Almost a quarter of the remaining North Atlantic right whale population may be present between December and May in some of the southern New England waters designated for offshore wind development, leading to additional concerns for the beleaguered and dwindling species.
In a new study published July 29 in “Endangered Species Research,” researchers from NOAA Fisheries, the New England Aquarium and the Center for Coastal Studies lay out the importance of the region to migrating North Atlantic right whales and raise the potential for conflicts between whales and the development of the massive marine wind farms.
“We found that right whale use of the region increased during the last decade, and since 2017 whales have been sighted there nearly every month, with large aggregations occurring during the winter and spring,” said Tim Cole, a co-author of the study and the leader of the whale aerial survey team at NOAA’s Northeast Fisheries Science Center. “Considerable uncertainty still exists regarding how the development of the region could have an impact on right whales just as they are becoming more reliant on the region.”

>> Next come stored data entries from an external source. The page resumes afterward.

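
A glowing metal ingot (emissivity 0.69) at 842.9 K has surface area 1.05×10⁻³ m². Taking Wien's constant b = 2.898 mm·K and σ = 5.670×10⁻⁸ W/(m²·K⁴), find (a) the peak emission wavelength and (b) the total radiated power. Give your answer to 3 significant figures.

(a) λ_max = b/T = 2.898×10⁻³/842.9 = 3.438×10⁻⁶ m = 3.44 μm.
Area A = 1.05×10⁻³ m².
(b) P = εσAT⁴ = 0.69×5.670×10⁻⁸×1.05×10⁻³×(842.9)⁴ = 20.7 W.

λ_max ≈ 3.44 μm; P ≈ 20.7 W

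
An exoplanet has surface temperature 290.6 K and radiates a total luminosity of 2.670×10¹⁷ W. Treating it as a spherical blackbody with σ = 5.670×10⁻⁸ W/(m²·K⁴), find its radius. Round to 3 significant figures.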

The study’s conclusions, based on aerial survey data from 2011 to 2015 and 2017 to 2019 in offshore waters that include the Massachusetts and Rhode Island wind energy areas, depict an escalating presence of right whales – including large percentages of reproductive females.

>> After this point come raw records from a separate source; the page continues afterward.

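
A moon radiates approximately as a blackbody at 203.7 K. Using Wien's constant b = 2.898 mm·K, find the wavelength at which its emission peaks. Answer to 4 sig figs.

Wien's displacement law: λ_max = b/T = (2.898×10⁻³ m·K)/(203.7 K) = 1.4227×10⁻⁵ m.
That is 14.23 μm, in the infrared range.

λ_max ≈ 14.23 μm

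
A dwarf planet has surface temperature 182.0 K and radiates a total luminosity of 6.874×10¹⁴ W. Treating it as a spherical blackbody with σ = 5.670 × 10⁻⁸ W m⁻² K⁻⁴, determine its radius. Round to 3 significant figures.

L = 4πR²σT⁴ ⇒ R = √(L/(4πσT⁴)).
σT⁴ = 62.2112 W/m², so R = √(6.874×10¹⁴/(4π×62.2112)) = 9.38×10⁵ m.

R ≈ 9.38×10⁵ m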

“It showed that between December and May, almost a quarter of the right whale population may be present in the region,” NOAA Fisheries said in a release describing the study and its conclusions. “The study also found that the residence time for individuals in the area during winter and spring has increased to an average of 13 days over the last decade.”
Whale researchers estimate the current population of North Atlantic right whales at about 360, with fewer than 100 reproductively active females remaining.
The study stated the first documentation of large numbers of right whales in the waters of southern New England in 2010 came from aerial surveys by the Northeast Fisheries Science Center. The aquarium’s visual and acoustic monitoring during 2011to 2015 “found consistent use of the region by more than one-third of the population, including 30% of the reproductive females.”
Researchers have pointed to ship strikes and whale entanglements in commercial fishing gear – such as lobstering gear – as the two prominent human causes for the decline of the stock.
The construction of the planned wind farms, according to the study, potentially expands the list of threatening impacts to the right whales.
Those include increased ocean noise and vessel traffic, as well as possible habitat changes and alterations to foraging opportunities.
“Increased vessel traffic in the region will bring with it a greater risk of vessel strikes,” NOAA Fisheries said in its summary of the study’s findings. “Increased noise from wind turbine construction, operations and vessels could also directly impact important whale behaviors and interfere with the detection of critical acoustic cues.”
The study’s conclusions also established the importance of mitigating measures to protect the whales.
“Implementing mitigation measures by all companies holding leases will be crucial, and should be adapted and reevaluated continually in relation to the whales’ use of the area,” Cole said. “A variety of studies will be needed to understand potential changes in right whale distribution patterns and to inform appropriate strategies for future wind energy development.”
There are at least a dozen offshore wind projects in the review pipeline. The Vineyard Wind project has emerged as the nation’s first commercial-scale project and the darling of the burgeoning U.S. wind industry.
The project calls for the installation of 84 wind turbines about 12 miles south of Martha’s Vineyard. Developers expect the wind farm will produce about 800 megawatts of electricity, or enough to satisfy the electricity needs of 400,000 homes. Developers also estimate the project also will create 3,658 full-time jobs in Massachusetts between 2019 and 2047.